Usually, people who run a business have a business and personal life, often two distinctly different realities.

For farmers across Ontario, the farming business is also their lifestyle.

When a farmer’s costs go up and down, when the value of their harvest is affected by global or political events or when the weather turns on them, they have to be able to deal with that reality.

Getting it right the first time for a farmer is not unlike a carpenter saying, measure twice and cut once. Mistakes in planting and harvesting strategies are not always easy to forgive and have a tremendous impact on a farmer’s business and consequently lifestyle.

However, being prepared for the worst yet ready to accept the best has become a standard agricultural way of thinking.

This year crop prices are in a good place in a volatile market, and all of that good planning has paid off for many farmers.

Ontario exports half of beef/cattle, 70 per cent of its soybeans, 70 per cent of its pork, 75 per cent of wheat, 90 per cent of its canola and 95 per cent of its beans or pulses. Over 90 percent of Canada’s farmers are dependent on exports as well as about 40 percent of our food-processing sector.

Almost all the barley grown in Ontario is used for feed and stays in the province with about one per cent exported.

Markus Haerle is a director with the Grain Farmers of Ontario and owns a farm just outside of Ottawa.

The Haerle family farm grows a variety of produce including small grains, corn, oilseeds, soybeans and spring wheat. The operation also includes eggs from its egg-laying hens.

Haerle said there is currently a shift in pricing of food going on.

“There is actually a big correction going on now in the pricing. A lot of that so called good future outlook might degrade very quickly,” he said.

‘The weather situation around the world has had an impact.”

“There is a lot more drought in the United States. But in the southern United States they are getting rain right when they need it, and they have already started harvesting wheat.

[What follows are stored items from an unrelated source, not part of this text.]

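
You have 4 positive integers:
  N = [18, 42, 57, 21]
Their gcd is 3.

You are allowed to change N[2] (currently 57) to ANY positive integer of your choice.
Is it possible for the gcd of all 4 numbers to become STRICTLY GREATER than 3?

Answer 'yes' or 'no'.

Current gcd = 3
gcd of all OTHER numbers (without N[2]=57): gcd([18, 42, 21]) = 3
The new gcd after any change is gcd(3, new_value).
This can be at most 3.
Since 3 = old gcd 3, the gcd can only stay the same or decrease.

Answer: no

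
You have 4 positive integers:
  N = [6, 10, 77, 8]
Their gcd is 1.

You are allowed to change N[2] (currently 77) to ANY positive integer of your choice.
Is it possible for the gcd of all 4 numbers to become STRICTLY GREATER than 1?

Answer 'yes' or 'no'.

Answer: yes

Derivation:
Current gcd = 1
gcd of all OTHER numbers (without N[2]=77): gcd([6, 10, 8]) = 2
The new gcd after any change is gcd(2, new_value).
This can be at most 2.
Since 2 > old gcd 1, the gcd CAN increase (e.g., set N[2] = 2).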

Corn will be next in a month and a half. It is looking favourable for them,” he said.

“It puts a bit of security behind the volatility. So that means that pricing will go down based on the security of a crop.”

The price of products is based on several factors including expectations, speculation in the market and what the rest of the world is eating and buying from farmers.

“Local demands can have a little bit of an impact, but imports are sometimes over flooding local products as well,” said Haerle.

“Importing grain now-a-days is not a big deal for big companies. They just call up a large broker, load it somewhere in the United States, South America or from somewhere around the world and it gets brought in and ends up in Cardinal or Johnstown, it can end up in Hamilton. It is unloaded and there you go; the market is flooded.”

Farmers often get contracts for a product they have not planted yet which means both grower and buyer are agreeing on a price based on market experience, anticipated demand and predictable weather.

Even with crop insurance which will pay up to 90 per cent of a farmer’s production if called upon there is still a risk.

Using insurance does not make a profit for a farmer but at least allows him or her to keep going, and plan for the next year.

Haerle said that now the market is correcting itself by lowering prices because all of the factors affecting the prices are looking good.

“But another weather scares of drought or severe flooding in a large production area it can go back up,” he said.

Now higher input costs for a farmer are helped by higher prices however that can change in an instant.

“If you take the increase in commodity pricing in the last six months, it is roughly a 30 to 40 per cent increase. But now we have already seen an increase of five to 10 per cent in costs this year in 2021,” he said.

“We have to be so efficient with what we do to be able to remain in business,” said Haerle.

Erin Leduc, owner of Wanna Make it Farms in Moose Creek, Ontario operates a commercial grain elevator, a trucking business, and an excavation business.

She said since farmers base future earnings on the current cost of production, they can profit when costs stay consistent and prices for their products go up.

“If people are forward contracting next year, there [are] going to be better margins again,” she said.

She said farmers are not able to control much of their own destiny as far as prices are concerned, because usually prices are determined by members of the food supply chain that operate at a different level than the average farmer.

“I think it is like everything. Farmers have always had a certain limit on their potential on what they can make with traditional commodities,” said Leduc;

“it’s like any business, you can only afford to make so many mistakes.”

Leduc admitted that while the make is very volatile it is also very positive right now.

“It makes it very challenging, and I think a lot of people are second guessing their decisions.” Leduc suggested that those farmers who did not take on contract’s may far better for the moment.

She thinks that on average, farmers will come out a bit ahead since their expectations were based on last year’s experience and this year the market has increased the value of their products.

Greg Vanden Bosch of Vanden Bosch Elevators in Chesterville said, “It’s pretty much a demand driven rally we have been seeing since last fall.” He feels that has influenced the market.

“There have been some supply chain disruptions over the course of last year that definitely helped.”

He feels weather and politics are definitely a factor in how the market moves.

“You can work around the weather and work around everything else, but as for the market, the market is going to go where the market is going to go,” he said.

For the moment, expectations for next year’s crop are not as high as this year but are still 10 to 15 per cent higher than normal.